Sektion Rosenheim

DAV

des Deutschen Alpenvereins e. V.
   

Skitourenwoche im Sarntal 21.02. - 25.02.2010

Tourenbegleiter: Renate Bielmeier

Teilnehmer: Sepp Duschl, Martin Stemberger, Inge Basler, Brigitte Schwaiger, Helen Putz,
Wolfgang Fischer, Wolfgang Boras, Gernot Gassner, Uwe Voigt

Text und Bilder: Uwe Voigt

Skitouren im Sarntal

Das Sarntal erstreckt sich 35 km von Bozen in nördlicher Richtung. An seinem Ende liegt auf ca. 1600 m die Siedlung Durnholz mit dem gleichnamigen See, Ausgangspunkt unserer Skitouren. Unser Quartier - die Pension Jägerhof - bot kulinarischen Hochgenuß zwischen bodenständiger Küche und italienischer Vielfalt in Verbindung mit hervorragendem Service.

Durch eine wildromantische Schlucht im Süden verbindet die Talstraße mit 20 Tunnels die Einwohner das ganze Jahr hindurch mit der Welt. Erscheint das Tal im Süden auch schroff, eng und wenig einladend, so ändert sich dieser Eindruck bald. Kurz vor dem Hauptort Sarnthein weitet sich das Tal und macht sanften Hängen und grünen Wäldern Platz. Oberhalb der Almwiesen markieren Zirbelkiefern und Legföhren die Waldgrenze und zeigen den Beginn der kargen Felsregion an.
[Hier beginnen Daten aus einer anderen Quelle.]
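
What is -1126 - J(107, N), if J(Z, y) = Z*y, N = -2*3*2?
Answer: 158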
Blick auf das Durnholzer Tal

Durch die unzugängliche Schlucht im Süden war das Tal ein von der Außenwelt abgeschirmter Raum. Dadurch konnte sich ein unvergleichlicher Schatz an kostbarem Volksgut erhalten, der das Bauernleben bis in die moderne, unruhige Zeit von heute prägt. Viele der bestehenden Höfe tragen deutsche Namen. Das Sarntal ist das deutscheste aller Täler südlich des Brenners.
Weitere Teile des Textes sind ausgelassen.